Ancestor: A task that is tagged in Phabricator with one of the ancestor-qualifying tags.

Category: A grouping of tasks within Phlogiston.

Phlogiston Scope: A set of tasks that are analyzed as a group, under the assumption that they are the same body of tasks that one team of people work on. A Phlogiston scope usually contains all tasks from multiple Phabricator projects. This word was chosen, instead of project, to avoid confusion with Phabricator projects.

Phabricator Project: A tag for grouping and labeling tasks in Phabricator.

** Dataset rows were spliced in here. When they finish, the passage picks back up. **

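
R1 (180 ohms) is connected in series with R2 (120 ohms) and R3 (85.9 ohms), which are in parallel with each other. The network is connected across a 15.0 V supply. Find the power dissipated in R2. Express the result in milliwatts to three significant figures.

88.8 mW

Reduce the parallel pair to R_p first; the network is then a simple series string.
R_p = (120×85.9)/(120+85.9) = 50.06 Ω
R_total = 180 + 50.06 = 230.1 Ω
I = V / R_total = 15.0 / 230.1 = 0.06520 A
Voltage across the parallel pair: V_p = I × R_p = 0.06520 × 50.06 = 3.264 V
R2 is across V_p, so use P = V²/R for that branch.
P_R2 = (3.264)² / 120 = 0.08879 W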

Source: synonym to Phlogiston Project.

Status: The Phabricator status field.

Data Model[edit]

All tables, and how they are logically grouped[edit]


Load[edit]

These tables hold the Phabricator data imported from a dump file. These tables are wiped and replaced with each load. These tables are used for reconstruction. They are [probably?] not referenced after reconstruction is complete. They do not reflect the concept of a "scope".

Table Definition
maniphest_blocked Each row is one blocking relationship between a task and its immediate blocker, identified by task IDs.
maniphest_blocked_phid Each row is one blocking relationship between a task and its immediate blocker, identified by task PHIDs.
maniphest_edge_transaction Each row is one transaction affecting a relationship between a task and a project, identified by task IDs.
maniphest_task Each row is one task in Phabricator.
maniphest_transaction Each row is one transaction in Phabricator, containing raw json data about transactions.
phabricator_column Each row is one column in Phabricator (any column, from any board).
phabricator_project Each row is one project in Phabricator.

Reconstruct[edit]

These tables hold a historical reconstruction of Phabricator data back to the beginning of available data; they represent a denormalization of the transaction data into an easier-to-query data set. They are partitioned by scope, so that a wipe of one scope does not affect any other scope. These tables are very time-consuming to create, and so are typically updated incrementally with each nightly dump.

Table Definition
category Each row is one category
maniphest_edge Each row is the membership of one task in one project. This table is not partitioned by scope (because this data is invariant across scopes, and for optimization reasons).
phab_parent_category_edge Each row is the inclusion of one task in one ancestry.
task_on_date Each row is one task for one day within one scope. This is the reconstruction of what the state of that task was on that day. The range of dates included depends on the configuration of the scope that include the task. A task in two scopes will have two rows in this table per day.

Report[edit]

These tables hold data necessary to generate reports. They are partitioned by scope, and wiped by partition at the beginning of each report.

Table Definition
maintenance_delta Each row is the change in aggregate information over one seven-day period (identified by the final day), scope, and maintenance type, with aggregate information about all relevant tasks.
maintenance_week One row per (one seven-day period (identified by the final day), scope, and maintenance type), with aggregate information about all relevant tasks.
recently_closed One row per (time-period, category, date, and scope), with aggregate count and points over that time period. Time Period may be a week, month, or quarter.
recently_closed_task Each row is one recently closed task within one scope.
task_on_date_agg One row per (status, category, maint_type, date, and scope), with aggregate count and points for that combination.
task_on_date_recategorized Each row is one task for one day within one scope, copied from task_on_date at the beginning of each scope report, with different task metadata fields.
velocity One row per seven-day period for one category in one scope, with many fields for historical and forecast velocity data.

The scope partition of category is also wiped and reloaded with each report, to enable users to change the report settings and re-run the report without having to reconstruct again.